「投資はしたいけれど元本割れだけは絶対に避けたい」という方に最適なのが個人向け国債です。個人向け国債は日本政府が個人のために発行する債券で、国が発行体である安全性の高さと、購入額(元本)が減らない仕組みが最大の特徴です。銀行預金より高い金利が期待でき、しかも国が元本と利子の支払いを保証するため、投資初心者や退職金の一部を安全に運用したい方から根強い人気があります。この記事では、個人向け国債の3つのタイプの違い、金利の決まり方、中途換金のルールをわかりやすく解説します。
1万円から購入でき、証券会社や銀行の窓口・ネットで毎月発行されています。まずは3つのタイプの違いを押さえましょう。
この記事の内容
個人向け国債の3つのタイプ
個人向け国債には「変動10年」「固定5年」「固定3年」の3種類があります。名前のとおり、金利が市場に応じて変わるタイプと、購入時に決まった金利が満期まで続くタイプに分かれます。
| 種類 | 満期 | 金利タイプ | 金利の下限 | 向いている人 |
|---|---|---|---|---|
| 変動10年 | 10年 | 半年ごとに見直し | 0.05% | 金利上昇に備えたい人 |
| 固定5年 | 5年 | 発行時に固定 | 0.05% | 中期で金利を確定したい人 |
| 固定3年 | 3年 | 発行時に固定 | 0.05% | 短期で安全に運用したい人 |
いずれのタイプも最低金利0.05%が保証されており、どんなに市場金利が下がっても、これを下回ることはありません。
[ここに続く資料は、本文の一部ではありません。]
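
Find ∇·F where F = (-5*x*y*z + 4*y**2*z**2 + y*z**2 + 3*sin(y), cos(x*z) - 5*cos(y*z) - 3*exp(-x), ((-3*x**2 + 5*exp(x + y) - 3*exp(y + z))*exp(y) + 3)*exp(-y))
-5*y*z + 5*z*sin(y*z) - 3*exp(y + z)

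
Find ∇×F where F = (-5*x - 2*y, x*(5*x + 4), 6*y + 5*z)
(6, 0, 10*x + 6)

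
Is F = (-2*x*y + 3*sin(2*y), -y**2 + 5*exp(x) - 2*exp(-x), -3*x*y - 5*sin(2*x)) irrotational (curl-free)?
No, ∇×F = (-3*x, 3*y + 10*cos(2*x), 2*x + 5*exp(x) - 6*cos(2*y) + 2*exp(-x))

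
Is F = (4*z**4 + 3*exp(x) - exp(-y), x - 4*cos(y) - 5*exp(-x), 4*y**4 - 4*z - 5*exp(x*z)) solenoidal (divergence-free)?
No, ∇·F = -5*x*exp(x*z) + 3*exp(x) + 4*sin(y) - 4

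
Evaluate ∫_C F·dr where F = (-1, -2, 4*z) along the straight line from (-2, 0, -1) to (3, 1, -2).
-1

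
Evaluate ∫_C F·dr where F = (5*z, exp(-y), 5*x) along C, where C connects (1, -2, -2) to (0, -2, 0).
10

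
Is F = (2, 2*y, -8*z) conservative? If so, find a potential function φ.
Yes, F is conservative. φ = 2*x + y**2 - 4*z**2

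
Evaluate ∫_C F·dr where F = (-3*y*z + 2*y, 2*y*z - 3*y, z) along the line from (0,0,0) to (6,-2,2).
40/3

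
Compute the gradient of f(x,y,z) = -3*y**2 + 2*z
(0, -6*y, 2)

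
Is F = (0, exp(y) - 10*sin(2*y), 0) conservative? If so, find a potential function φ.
Yes, F is conservative. φ = exp(y) + 5*cos(2*y)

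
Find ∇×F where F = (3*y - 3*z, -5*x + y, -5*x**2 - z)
(0, 10*x - 3, -8)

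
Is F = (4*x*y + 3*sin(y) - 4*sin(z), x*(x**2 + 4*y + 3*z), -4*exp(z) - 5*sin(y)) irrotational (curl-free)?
No, ∇×F = (-3*x - 5*cos(y), -4*cos(z), 3*x**2 - 4*x + 4*y + 3*z - 3*cos(y))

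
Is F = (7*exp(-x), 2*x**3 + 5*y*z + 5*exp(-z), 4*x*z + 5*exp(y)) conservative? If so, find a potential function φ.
No, ∇×F = (-5*y + 5*exp(y) + 5*exp(-z), -4*z, 6*x**2) ≠ 0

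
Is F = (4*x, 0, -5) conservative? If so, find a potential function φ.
Yes, F is conservative. φ = 2*x**2 - 5*z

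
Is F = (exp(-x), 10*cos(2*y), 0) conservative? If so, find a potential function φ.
Yes, F is conservative. φ = 5*sin(2*y) - exp(-x)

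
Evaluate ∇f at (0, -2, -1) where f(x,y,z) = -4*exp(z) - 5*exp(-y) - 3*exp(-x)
(3, 5*exp(2), -4*exp(-1))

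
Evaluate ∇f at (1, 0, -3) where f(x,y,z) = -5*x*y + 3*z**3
(0, -5, 81)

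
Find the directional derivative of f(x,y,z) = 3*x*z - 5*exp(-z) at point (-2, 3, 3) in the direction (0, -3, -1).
sqrt(10)*(-5 + 6*exp(3))*exp(-3)/10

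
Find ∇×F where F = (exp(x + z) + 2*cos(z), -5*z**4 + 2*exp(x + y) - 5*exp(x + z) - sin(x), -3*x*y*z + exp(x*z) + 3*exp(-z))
(-3*x*z + 20*z**3 + 5*exp(x + z), 3*y*z - z*exp(x*z) + exp(x + z) - 2*sin(z), 2*exp(x + y) - 5*exp(x + z) - cos(x))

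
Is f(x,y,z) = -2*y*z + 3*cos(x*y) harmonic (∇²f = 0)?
No, ∇²f = -3*(x**2 + y**2)*cos(x*y)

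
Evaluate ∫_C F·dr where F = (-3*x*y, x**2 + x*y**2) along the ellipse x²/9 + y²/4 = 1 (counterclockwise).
6*pi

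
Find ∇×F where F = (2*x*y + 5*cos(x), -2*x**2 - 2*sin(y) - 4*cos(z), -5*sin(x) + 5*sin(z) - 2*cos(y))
(2*sin(y) - 4*sin(z), 5*cos(x), -6*x)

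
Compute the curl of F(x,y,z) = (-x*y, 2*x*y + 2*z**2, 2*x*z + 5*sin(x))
(-4*z, -2*z - 5*cos(x), x + 2*y)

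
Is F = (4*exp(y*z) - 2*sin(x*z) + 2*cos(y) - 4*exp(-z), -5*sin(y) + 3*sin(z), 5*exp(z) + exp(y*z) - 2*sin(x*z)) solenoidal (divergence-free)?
No, ∇·F = -2*x*cos(x*z) + y*exp(y*z) - 2*z*cos(x*z) + 5*exp(z) - 5*cos(y)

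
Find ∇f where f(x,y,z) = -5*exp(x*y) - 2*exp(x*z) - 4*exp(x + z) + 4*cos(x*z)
(-5*y*exp(x*y) - 2*z*exp(x*z) - 4*z*sin(x*z) - 4*exp(x + z), -5*x*exp(x*y), -2*x*exp(x*z) - 4*x*sin(x*z) - 4*exp(x + z))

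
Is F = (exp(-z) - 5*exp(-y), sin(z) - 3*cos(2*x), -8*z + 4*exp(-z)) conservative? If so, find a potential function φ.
No, ∇×F = (-cos(z), -exp(-z), 6*sin(2*x) - 5*exp(-y)) ≠ 0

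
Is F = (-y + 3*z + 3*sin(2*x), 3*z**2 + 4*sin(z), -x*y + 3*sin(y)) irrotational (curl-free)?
No, ∇×F = (-x - 6*z + 3*cos(y) - 4*cos(z), y + 3, 1)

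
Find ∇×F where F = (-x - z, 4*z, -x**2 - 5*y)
(-9, 2*x - 1, 0)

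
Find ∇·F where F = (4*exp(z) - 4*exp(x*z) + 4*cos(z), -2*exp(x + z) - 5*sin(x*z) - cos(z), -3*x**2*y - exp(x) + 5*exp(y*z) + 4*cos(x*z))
-4*x*sin(x*z) + 5*y*exp(y*z) - 4*z*exp(x*z)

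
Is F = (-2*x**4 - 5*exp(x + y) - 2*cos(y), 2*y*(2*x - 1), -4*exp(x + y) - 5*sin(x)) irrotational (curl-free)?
No, ∇×F = (-4*exp(x + y), 4*exp(x + y) + 5*cos(x), 4*y + 5*exp(x + y) - 2*sin(y))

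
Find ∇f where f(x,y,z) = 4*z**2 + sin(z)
(0, 0, 8*z + cos(z))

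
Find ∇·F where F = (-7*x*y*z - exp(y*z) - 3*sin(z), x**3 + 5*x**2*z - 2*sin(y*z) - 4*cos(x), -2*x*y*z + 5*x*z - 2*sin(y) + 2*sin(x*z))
-2*x*y + 2*x*cos(x*z) + 5*x - 7*y*z - 2*z*cos(y*z)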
利子は年2回、半年ごとに受け取れます。
変動10年が人気の理由
3タイプの中で最も人気なのが「変動10年」です。金利が半年ごとに見直されるため、将来金利が上昇したときにその恩恵を受けられます。近年は日本の金利が上昇局面にあるため、金利上昇に追随できる変動10年を選ぶ人が増えています。逆に金利が下がっても最低0.05%は保証されるので、下振れリスクが小さいのも安心材料です。
元本割れしない仕組みと中途換金ルール
個人向け国債の最大の魅力は、途中で換金しても元本が減らないことです。通常の債券は市場で売却するため、金利変動によって売却価格が上下し元本割れの可能性がありますが、個人向け国債は国が額面で買い取ってくれる仕組みになっています。
メリットとデメリット
- 国が発行するため安全性が非常に高い
- 1万円から購入でき少額で始められる
- 元本割れせず、中途換金しても元本は戻る
- 最低金利0.05%が保証されている
- ペイオフ(預金保険)の上限に縛られず大きな資金も安全
- 株式や投資信託に比べ利回りが低い
- 発行後1年間は中途換金できない
- NISAの対象外で利子には20.315%課税される
- インフレが進むと実質的な価値が目減りする
個人向け国債はあくまで「守りの資産」です。大きく増やす商品ではないため、資産全体の中で安全資産の位置づけとして持つのが基本です。値動きの性質を理解するには、債券と株式のリスクとリターンの違いを押さえておくと役立ちます。
ポートフォリオでの活用法
個人向け国債は、生活防衛資金の置き場所や、退職後に取り崩す原資として活躍します。株式のようにリターンは狙えませんが、暴落局面でも価値が安定しているため、資産全体のクッションになります。アセットアロケーションの考え方に沿って、リスク資産(株式)と安全資産(債券・現金)のバランスを取る際、安全資産側の中心として組み込むとよいでしょう。
一方、余裕資金で長期的に資産を増やしたいなら、非課税で運用できる新NISAを優先するのが王道です。個人向け国債はNISAの対象外なので、「増やす部分はNISA、守る部分は国債や預金」という役割分担が合理的です。老後資金の取り崩しフェーズでは、資産の取り崩し戦略とあわせて安全資産の比率を高めていく発想が大切です。
購入方法
個人向け国債は毎月発行され、証券会社や銀行、ゆうちょ銀行などで購入できます。ネット証券ならオンラインで完結し、金融機関によっては購入額に応じたキャンペーンキャッシュバックを実施していることもあります。購入単位は1万円からで、上限はありません。申し込み後、翌月の発行日に受け渡しとなります。
個人向け国債は本当に元本割れしませんか?
変動10年と固定5年はどちらが良いですか?
個人向け国債はNISAで買えますか?
いくらから買えますか?
まとめ
個人向け国債は、元本割れのリスクを抑えながら預金より高い金利を狙える、守りの資産の代表格です。金利上昇に備えるなら変動10年、金利を確定したいなら固定5年・固定3年を選びましょう。1年経てば元本を保ったまま換金できる安心感があり、生活防衛資金や退職金の受け皿に最適です。増やす資産はNISA、守る資産は国債という役割分担で、投資全体のバランスを整えてください。(金利・制度は2026年時点の情報です。)